Wider NHS context of the wellbeing guardian function
The NHS people plan and NHS people promise both include the key commitment that we are inclusively looking after all our NHS people, to ensure that they are safe and healthy. Evidence unanimously supports that by caring for our people this delivers significantly improved patient experience and outcomes (NHS health and wellbeing framework, 2021).
The NHS Growing occupational health and wellbeing together strategy identifies the importance of having health and wellbeing as a strategic voice at senior leadership level. This will ensure that all organisational decisions consider not only the impact on performance, care quality and value, but also the health and wellbeing of employees delivering these decisions.

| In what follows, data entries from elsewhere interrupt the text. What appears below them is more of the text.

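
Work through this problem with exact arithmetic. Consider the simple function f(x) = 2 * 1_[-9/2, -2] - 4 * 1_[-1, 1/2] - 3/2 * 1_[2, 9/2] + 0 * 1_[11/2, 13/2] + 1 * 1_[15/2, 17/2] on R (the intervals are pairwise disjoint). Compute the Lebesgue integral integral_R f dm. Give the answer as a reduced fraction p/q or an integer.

For a simple function f = sum_i c_i * 1_{A_i} with disjoint A_i,
  integral f dm = sum_i c_i * m(A_i).
Lengths of the A_i:
  m(A_1) = -2 - (-9/2) = 5/2.
  m(A_2) = 1/2 - (-1) = 3/2.
  m(A_3) = 9/2 - 2 = 5/2.
  m(A_4) = 13/2 - 11/2 = 1.
  m(A_5) = 17/2 - 15/2 = 1.
Contributions c_i * m(A_i):
  (2) * (5/2) = 5.
  (-4) * (3/2) = -6.
  (-3/2) * (5/2) = -15/4.
  (0) * (1) = 0.
  (1) * (1) = 1.
Total: 5 - 6 - 15/4 + 0 + 1 = -15/4.

-15/4


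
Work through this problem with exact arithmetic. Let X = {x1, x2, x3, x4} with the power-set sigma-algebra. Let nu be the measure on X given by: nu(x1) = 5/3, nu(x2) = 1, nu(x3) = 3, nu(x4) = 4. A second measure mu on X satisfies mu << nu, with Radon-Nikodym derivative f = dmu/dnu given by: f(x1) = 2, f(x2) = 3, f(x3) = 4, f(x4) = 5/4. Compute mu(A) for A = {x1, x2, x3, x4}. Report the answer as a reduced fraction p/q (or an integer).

By the defining property of the Radon-Nikodym derivative, for every measurable set A,
  mu(A) = integral_A f dnu.
Since nu is a discrete measure concentrated on the atoms of X, the integral over A reduces to the sum
  mu(A) = sum_{x in A} f(x) * nu({x}).
Computing each term:
  x1: f(x1) * nu(x1) = 2 * 5/3 = 10/3.
  x2: f(x2) * nu(x2) = 3 * 1 = 3.
  x3: f(x3) * nu(x3) = 4 * 3 = 12.
  x4: f(x4) * nu(x4) = 5/4 * 4 = 5.
Summing: mu(A) = 10/3 + 3 + 12 + 5 = 70/3.

70/3


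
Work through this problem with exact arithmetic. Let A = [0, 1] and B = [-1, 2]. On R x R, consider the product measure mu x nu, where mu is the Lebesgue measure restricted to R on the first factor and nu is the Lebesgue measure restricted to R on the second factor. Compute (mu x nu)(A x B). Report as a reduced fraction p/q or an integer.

For a measurable rectangle A x B, the product measure satisfies
  (mu x nu)(A x B) = mu(A) * nu(B).
  mu(A) = 1.
  nu(B) = 3.
  (mu x nu)(A x B) = 1 * 3 = 3.

3


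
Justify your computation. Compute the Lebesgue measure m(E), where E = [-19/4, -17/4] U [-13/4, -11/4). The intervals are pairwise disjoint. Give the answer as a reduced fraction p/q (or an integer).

For pairwise disjoint intervals, m(union_i I_i) = sum_i m(I_i),
and m is invariant under swapping open/closed endpoints (single points have measure 0).
So m(E) = sum_i (b_i - a_i).
  I_1 has length -17/4 - (-19/4) = 1/2.
  I_2 has length -11/4 - (-13/4) = 1/2.
Summing:
  m(E) = 1/2 + 1/2 = 1.

1


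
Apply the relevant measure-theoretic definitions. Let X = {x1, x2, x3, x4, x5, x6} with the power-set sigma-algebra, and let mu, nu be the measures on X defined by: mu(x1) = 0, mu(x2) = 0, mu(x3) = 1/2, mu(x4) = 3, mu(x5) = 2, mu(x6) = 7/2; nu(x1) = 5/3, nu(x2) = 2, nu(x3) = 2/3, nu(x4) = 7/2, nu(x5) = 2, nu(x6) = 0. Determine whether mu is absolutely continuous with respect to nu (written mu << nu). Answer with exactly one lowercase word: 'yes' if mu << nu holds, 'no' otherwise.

mu << nu means: every nu-null measurable set is also mu-null; equivalently, for every atom x, if nu({x}) = 0 then mu({x}) = 0.
Checking each atom:
  x1: nu = 5/3 > 0 -> no constraint.
  x2: nu = 2 > 0 -> no constraint.
  x3: nu = 2/3 > 0 -> no constraint.
  x4: nu = 7/2 > 0 -> no constraint.
  x5: nu = 2 > 0 -> no constraint.
  x6: nu = 0, mu = 7/2 > 0 -> violates mu << nu.
The atom(s) x6 violate the condition (nu = 0 but mu > 0). Therefore mu is NOT absolutely continuous w.r.t. nu.

no


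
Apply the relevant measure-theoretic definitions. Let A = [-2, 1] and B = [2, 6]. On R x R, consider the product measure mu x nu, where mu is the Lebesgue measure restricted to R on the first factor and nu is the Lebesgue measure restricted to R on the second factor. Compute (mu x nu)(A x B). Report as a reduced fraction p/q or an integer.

For a measurable rectangle A x B, the product measure satisfies
  (mu x nu)(A x B) = mu(A) * nu(B).
  mu(A) = 3.
  nu(B) = 4.
  (mu x nu)(A x B) = 3 * 4 = 12.

12


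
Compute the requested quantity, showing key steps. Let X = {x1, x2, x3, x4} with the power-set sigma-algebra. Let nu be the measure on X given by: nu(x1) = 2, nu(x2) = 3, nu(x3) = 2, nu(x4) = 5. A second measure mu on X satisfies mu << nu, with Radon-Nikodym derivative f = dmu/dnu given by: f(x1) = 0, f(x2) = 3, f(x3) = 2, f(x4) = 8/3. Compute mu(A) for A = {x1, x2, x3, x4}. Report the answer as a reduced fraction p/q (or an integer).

By the defining property of the Radon-Nikodym derivative, for every measurable set A,
  mu(A) = integral_A f dnu.
Since nu is a discrete measure concentrated on the atoms of X, the integral over A reduces to the sum
  mu(A) = sum_{x in A} f(x) * nu({x}).
Computing each term:
  x1: f(x1) * nu(x1) = 0 * 2 = 0.
  x2: f(x2) * nu(x2) = 3 * 3 = 9.
  x3: f(x3) * nu(x3) = 2 * 2 = 4.
  x4: f(x4) * nu(x4) = 8/3 * 5 = 40/3.
Summing: mu(A) = 0 + 9 + 4 + 40/3 = 79/3.

79/3


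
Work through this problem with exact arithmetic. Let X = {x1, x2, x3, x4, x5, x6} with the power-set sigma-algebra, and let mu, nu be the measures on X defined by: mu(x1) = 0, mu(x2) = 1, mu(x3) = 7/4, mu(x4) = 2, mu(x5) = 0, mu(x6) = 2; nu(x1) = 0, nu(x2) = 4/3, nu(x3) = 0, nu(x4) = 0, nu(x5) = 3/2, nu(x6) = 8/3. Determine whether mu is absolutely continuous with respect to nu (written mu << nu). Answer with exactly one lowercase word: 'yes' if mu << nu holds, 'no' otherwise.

mu << nu means: every nu-null measurable set is also mu-null; equivalently, for every atom x, if nu({x}) = 0 then mu({x}) = 0.
Checking each atom:
  x1: nu = 0, mu = 0 -> consistent with mu << nu.
  x2: nu = 4/3 > 0 -> no constraint.
  x3: nu = 0, mu = 7/4 > 0 -> violates mu << nu.
  x4: nu = 0, mu = 2 > 0 -> violates mu << nu.
  x5: nu = 3/2 > 0 -> no constraint.
  x6: nu = 8/3 > 0 -> no constraint.
The atom(s) x3, x4 violate the condition (nu = 0 but mu > 0). Therefore mu is NOT absolutely continuous w.r.t. nu.

no


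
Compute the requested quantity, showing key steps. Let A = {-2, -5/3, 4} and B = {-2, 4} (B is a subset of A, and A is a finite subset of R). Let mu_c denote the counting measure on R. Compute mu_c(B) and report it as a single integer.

Counting measure assigns mu_c(E) = |E| (number of elements) when E is finite.
B has 2 element(s), so mu_c(B) = 2.

2


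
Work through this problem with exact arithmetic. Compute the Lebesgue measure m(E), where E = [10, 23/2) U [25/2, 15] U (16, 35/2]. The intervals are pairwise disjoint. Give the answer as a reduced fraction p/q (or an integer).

For pairwise disjoint intervals, m(union_i I_i) = sum_i m(I_i),
and m is invariant under swapping open/closed endpoints (single points have measure 0).
So m(E) = sum_i (b_i - a_i).
  I_1 has length 23/2 - 10 = 3/2.
  I_2 has length 15 - 25/2 = 5/2.
  I_3 has length 35/2 - 16 = 3/2.
Summing:
  m(E) = 3/2 + 5/2 + 3/2 = 11/2.

11/2


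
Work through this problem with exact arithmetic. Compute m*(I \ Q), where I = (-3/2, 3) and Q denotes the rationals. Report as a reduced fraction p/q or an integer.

The interval I = (-3/2, 3) has m(I) = 3 - (-3/2) = 9/2 (endpoints are measure-zero, so open/closed/half-open agree). Write I = (I cap Q) u (I \ Q). The rationals in I are countable, so m*(I cap Q) = 0 (cover each rational by intervals whose total length is arbitrarily small). By countable subadditivity m*(I) <= m*(I cap Q) + m*(I \ Q), hence m*(I \ Q) >= m(I) = 9/2. The reverse inequality m*(I \ Q) <= m*(I) = 9/2 is trivial since (I \ Q) is a subset of I. Therefore m*(I \ Q) = 9/2.

9/2


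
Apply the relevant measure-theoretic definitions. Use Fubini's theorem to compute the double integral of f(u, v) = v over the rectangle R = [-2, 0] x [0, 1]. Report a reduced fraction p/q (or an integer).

f(u, v) is a tensor product of a function of u and a function of v, and both factors are bounded continuous (hence Lebesgue integrable) on the rectangle, so Fubini's theorem applies:
  integral_R f d(m x m) = (integral_a1^b1 1 du) * (integral_a2^b2 v dv).
Inner integral in u: integral_{-2}^{0} 1 du = (0^1 - (-2)^1)/1
  = 2.
Inner integral in v: integral_{0}^{1} v dv = (1^2 - 0^2)/2
  = 1/2.
Product: (2) * (1/2) = 1.

1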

How the wellbeing guardian function can make a positive impact
The wellbeing guardian is an assurance function to act as the organisation’s strategic voice for employee health and wellbeing. It is not an operational ‘doing’ role and does not replace the responsibility which leaders of an organisation still retain to provide health and wellbeing to our NHS people.
The wellbeing guardian’s impact is best placed by ensuring the organisational senior leadership team are prioritising employee health and wellbeing as a routine consideration in all organisation-wide activities and decisions. This will ensure that organisations are creating a culture of wellbeing, are caring for their people, and are proactively creating a ‘best place to work’ environment for all our NHS people.

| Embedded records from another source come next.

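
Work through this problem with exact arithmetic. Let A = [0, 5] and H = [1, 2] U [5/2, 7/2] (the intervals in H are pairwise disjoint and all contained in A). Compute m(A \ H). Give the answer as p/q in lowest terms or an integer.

The ambient interval has length m(A) = 5 - 0 = 5.
Since the holes are disjoint and sit inside A, by finite additivity
  m(H) = sum_i (b_i - a_i), and m(A \ H) = m(A) - m(H).
Computing the hole measures:
  m(H_1) = 2 - 1 = 1.
  m(H_2) = 7/2 - 5/2 = 1.
Summed: m(H) = 1 + 1 = 2.
So m(A \ H) = 5 - 2 = 3.

3


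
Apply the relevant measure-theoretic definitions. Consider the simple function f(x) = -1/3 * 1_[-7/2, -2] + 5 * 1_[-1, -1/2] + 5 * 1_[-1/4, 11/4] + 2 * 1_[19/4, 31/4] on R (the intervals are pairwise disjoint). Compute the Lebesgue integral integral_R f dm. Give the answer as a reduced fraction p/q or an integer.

For a simple function f = sum_i c_i * 1_{A_i} with disjoint A_i,
  integral f dm = sum_i c_i * m(A_i).
Lengths of the A_i:
  m(A_1) = -2 - (-7/2) = 3/2.
  m(A_2) = -1/2 - (-1) = 1/2.
  m(A_3) = 11/4 - (-1/4) = 3.
  m(A_4) = 31/4 - 19/4 = 3.
Contributions c_i * m(A_i):
  (-1/3) * (3/2) = -1/2.
  (5) * (1/2) = 5/2.
  (5) * (3) = 15.
  (2) * (3) = 6.
Total: -1/2 + 5/2 + 15 + 6 = 23.

23


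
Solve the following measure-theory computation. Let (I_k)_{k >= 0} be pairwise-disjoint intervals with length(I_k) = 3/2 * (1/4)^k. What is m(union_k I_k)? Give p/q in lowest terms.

By countable additivity of the Lebesgue measure on pairwise disjoint measurable sets,
  m(union_{k >= 0} I_k) = sum_{k >= 0} m(I_k) = sum_{k >= 0} a * r^k,
  with a = 3/2 and r = 1/4.
Since 0 < r = 1/4 < 1, the geometric series converges:
  sum_{k >= 0} a * r^k = a / (1 - r).
  = 3/2 / (1 - 1/4)
  = 3/2 / (3/4)
  = 2.

2


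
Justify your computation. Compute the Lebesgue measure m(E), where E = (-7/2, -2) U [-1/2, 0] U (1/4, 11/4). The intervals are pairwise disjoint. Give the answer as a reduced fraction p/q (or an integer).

For pairwise disjoint intervals, m(union_i I_i) = sum_i m(I_i),
and m is invariant under swapping open/closed endpoints (single points have measure 0).
So m(E) = sum_i (b_i - a_i).
  I_1 has length -2 - (-7/2) = 3/2.
  I_2 has length 0 - (-1/2) = 1/2.
  I_3 has length 11/4 - 1/4 = 5/2.
Summing:
  m(E) = 3/2 + 1/2 + 5/2 = 9/2.

9/2


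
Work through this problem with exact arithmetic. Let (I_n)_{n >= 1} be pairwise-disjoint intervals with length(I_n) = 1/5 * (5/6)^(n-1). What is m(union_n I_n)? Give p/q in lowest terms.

By countable additivity of the Lebesgue measure on pairwise disjoint measurable sets,
  m(union_{n >= 1} I_n) = sum_{n >= 1} m(I_n) = sum_{n >= 1} a * r^(n-1),
  with a = 1/5 and r = 5/6.
Since 0 < r = 5/6 < 1, the geometric series converges:
  sum_{n >= 1} a * r^(n-1) = a / (1 - r).
  = 1/5 / (1 - 5/6)
  = 1/5 / (1/6)
  = 6/5.

6/5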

Personal reflections on the importance and potential for impact
We have a variety of reflections from existing wellbeing guardians, sharing their personal stories of why they believe the function is important and the potential for impact.

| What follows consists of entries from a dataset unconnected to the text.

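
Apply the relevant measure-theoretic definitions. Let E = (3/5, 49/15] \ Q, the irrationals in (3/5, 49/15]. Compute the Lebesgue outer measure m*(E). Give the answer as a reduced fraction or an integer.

The interval I = (3/5, 49/15] has m(I) = 49/15 - 3/5 = 8/3 (endpoints are measure-zero, so open/closed/half-open agree). Write I = (I cap Q) u (I \ Q). The rationals in I are countable, so m*(I cap Q) = 0 (cover each rational by intervals whose total length is arbitrarily small). By countable subadditivity m*(I) <= m*(I cap Q) + m*(I \ Q), hence m*(I \ Q) >= m(I) = 8/3. The reverse inequality m*(I \ Q) <= m*(I) = 8/3 is trivial since (I \ Q) is a subset of I. Therefore m*(I \ Q) = 8/3.

8/3


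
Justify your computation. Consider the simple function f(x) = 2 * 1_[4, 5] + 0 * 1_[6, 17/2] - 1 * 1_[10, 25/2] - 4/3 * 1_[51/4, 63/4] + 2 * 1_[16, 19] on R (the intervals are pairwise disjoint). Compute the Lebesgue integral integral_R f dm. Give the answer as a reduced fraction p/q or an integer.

For a simple function f = sum_i c_i * 1_{A_i} with disjoint A_i,
  integral f dm = sum_i c_i * m(A_i).
Lengths of the A_i:
  m(A_1) = 5 - 4 = 1.
  m(A_2) = 17/2 - 6 = 5/2.
  m(A_3) = 25/2 - 10 = 5/2.
  m(A_4) = 63/4 - 51/4 = 3.
  m(A_5) = 19 - 16 = 3.
Contributions c_i * m(A_i):
  (2) * (1) = 2.
  (0) * (5/2) = 0.
  (-1) * (5/2) = -5/2.
  (-4/3) * (3) = -4.
  (2) * (3) = 6.
Total: 2 + 0 - 5/2 - 4 + 6 = 3/2.

3/2


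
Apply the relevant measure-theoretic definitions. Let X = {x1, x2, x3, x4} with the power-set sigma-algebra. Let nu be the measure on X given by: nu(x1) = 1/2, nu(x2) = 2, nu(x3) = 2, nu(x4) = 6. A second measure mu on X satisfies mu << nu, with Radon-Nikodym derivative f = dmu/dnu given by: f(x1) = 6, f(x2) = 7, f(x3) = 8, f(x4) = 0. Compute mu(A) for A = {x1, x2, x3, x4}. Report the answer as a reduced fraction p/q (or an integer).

By the defining property of the Radon-Nikodym derivative, for every measurable set A,
  mu(A) = integral_A f dnu.
Since nu is a discrete measure concentrated on the atoms of X, the integral over A reduces to the sum
  mu(A) = sum_{x in A} f(x) * nu({x}).
Computing each term:
  x1: f(x1) * nu(x1) = 6 * 1/2 = 3.
  x2: f(x2) * nu(x2) = 7 * 2 = 14.
  x3: f(x3) * nu(x3) = 8 * 2 = 16.
  x4: f(x4) * nu(x4) = 0 * 6 = 0.
Summing: mu(A) = 3 + 14 + 16 + 0 = 33.

33


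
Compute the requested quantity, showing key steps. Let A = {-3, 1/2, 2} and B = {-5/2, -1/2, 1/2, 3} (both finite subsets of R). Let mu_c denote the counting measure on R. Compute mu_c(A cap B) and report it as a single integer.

Counting measure on a finite set equals cardinality. mu_c(A cap B) = |A cap B| (elements appearing in both).
Enumerating the elements of A that also lie in B gives 1 element(s).
So mu_c(A cap B) = 1.

1


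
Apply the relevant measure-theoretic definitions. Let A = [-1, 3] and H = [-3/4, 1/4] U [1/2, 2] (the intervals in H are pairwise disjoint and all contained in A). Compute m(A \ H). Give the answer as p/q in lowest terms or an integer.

The ambient interval has length m(A) = 3 - (-1) = 4.
Since the holes are disjoint and sit inside A, by finite additivity
  m(H) = sum_i (b_i - a_i), and m(A \ H) = m(A) - m(H).
Computing the hole measures:
  m(H_1) = 1/4 - (-3/4) = 1.
  m(H_2) = 2 - 1/2 = 3/2.
Summed: m(H) = 1 + 3/2 = 5/2.
So m(A \ H) = 4 - 5/2 = 3/2.

3/2


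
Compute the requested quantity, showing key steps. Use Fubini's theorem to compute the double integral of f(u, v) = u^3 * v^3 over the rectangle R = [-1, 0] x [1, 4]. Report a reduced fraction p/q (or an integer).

f(u, v) is a tensor product of a function of u and a function of v, and both factors are bounded continuous (hence Lebesgue integrable) on the rectangle, so Fubini's theorem applies:
  integral_R f d(m x m) = (integral_a1^b1 u^3 du) * (integral_a2^b2 v^3 dv).
Inner integral in u: integral_{-1}^{0} u^3 du = (0^4 - (-1)^4)/4
  = -1/4.
Inner integral in v: integral_{1}^{4} v^3 dv = (4^4 - 1^4)/4
  = 255/4.
Product: (-1/4) * (255/4) = -255/16.

-255/16


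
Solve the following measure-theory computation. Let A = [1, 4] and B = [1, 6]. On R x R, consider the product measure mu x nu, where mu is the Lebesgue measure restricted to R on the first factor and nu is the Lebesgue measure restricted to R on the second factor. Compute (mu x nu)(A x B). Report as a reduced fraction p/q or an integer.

For a measurable rectangle A x B, the product measure satisfies
  (mu x nu)(A x B) = mu(A) * nu(B).
  mu(A) = 3.
  nu(B) = 5.
  (mu x nu)(A x B) = 3 * 5 = 15.

15


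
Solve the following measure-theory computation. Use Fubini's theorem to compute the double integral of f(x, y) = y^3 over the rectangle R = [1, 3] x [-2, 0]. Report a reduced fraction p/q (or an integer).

f(x, y) is a tensor product of a function of x and a function of y, and both factors are bounded continuous (hence Lebesgue integrable) on the rectangle, so Fubini's theorem applies:
  integral_R f d(m x m) = (integral_a1^b1 1 dx) * (integral_a2^b2 y^3 dy).
Inner integral in x: integral_{1}^{3} 1 dx = (3^1 - 1^1)/1
  = 2.
Inner integral in y: integral_{-2}^{0} y^3 dy = (0^4 - (-2)^4)/4
  = -4.
Product: (2) * (-4) = -8.

-8


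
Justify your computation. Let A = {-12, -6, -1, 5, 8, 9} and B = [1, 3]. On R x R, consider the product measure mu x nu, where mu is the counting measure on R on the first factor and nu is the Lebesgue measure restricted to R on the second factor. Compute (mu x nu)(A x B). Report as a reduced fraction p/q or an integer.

For a measurable rectangle A x B, the product measure satisfies
  (mu x nu)(A x B) = mu(A) * nu(B).
  mu(A) = 6.
  nu(B) = 2.
  (mu x nu)(A x B) = 6 * 2 = 12.

12


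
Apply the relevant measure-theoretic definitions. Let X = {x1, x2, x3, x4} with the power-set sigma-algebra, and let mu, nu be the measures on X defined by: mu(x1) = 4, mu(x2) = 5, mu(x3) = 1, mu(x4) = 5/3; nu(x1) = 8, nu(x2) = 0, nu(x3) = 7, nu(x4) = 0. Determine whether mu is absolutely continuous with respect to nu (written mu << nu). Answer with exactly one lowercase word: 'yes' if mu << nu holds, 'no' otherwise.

mu << nu means: every nu-null measurable set is also mu-null; equivalently, for every atom x, if nu({x}) = 0 then mu({x}) = 0.
Checking each atom:
  x1: nu = 8 > 0 -> no constraint.
  x2: nu = 0, mu = 5 > 0 -> violates mu << nu.
  x3: nu = 7 > 0 -> no constraint.
  x4: nu = 0, mu = 5/3 > 0 -> violates mu << nu.
The atom(s) x2, x4 violate the condition (nu = 0 but mu > 0). Therefore mu is NOT absolutely continuous w.r.t. nu.

no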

“Our staff are so important to us and are our most valuable commodity in the NHS. I think the role of having a wellbeing guardian in all healthcare organisations is really important. It’s about having someone who is very much helping the assurance process of wellbeing activities. For me as a non-executive, I sit on the board and I see my role as a wellbeing guardian as promoting, championing and supporting any activities which are around wellbeing …It’s an assurance role, making sure that in board meetings we are talking about how we are planning to support the recovery of our staff; we can’t just talk about the patients because if we don’t plan for supporting the recovery of our staff we won’t have staff to take care of our patients. I’m really pleased to be a wellbeing guardian, it’s important that every organisation has someone who is championing this cause for staff, to do the reminders and ask the awkward questions at an assurance level to make sure we are doing what is needed”. Mark Sanderson, non-executive director – North West Anglia NHS Foundation Trust
“I think it’s important to have a dedicated person on the board as a wellbeing guardian; it’s quite easy for us to say health and wellbeing is everybody’s responsibility but I think unless you’ve got a dedicated person, you’re not going to have the same degree of focus and attention which that brings. It’s also important to signal to the people in the organisation that we take this agenda really seriously because our people are so important. We couldn’t do what we do unless we looked after them and ensured their resilience. Having that dedicated presence on the board where health and wellbeing is talked through and recognised in a really important way”. Lena Samuels, Chair South Central Ambulance Service and Hampshire Isle of Wight Integrated Care Service
As a wellbeing guardian, you can make a real difference in your organisation, placing staff health and wellbeing at the heart of what we do. You will be in an ideal position to seek assurance, challenge and hold to account your senior leaders, creating a culture of health and wellbeing where the organisation cares for its people, who care for others.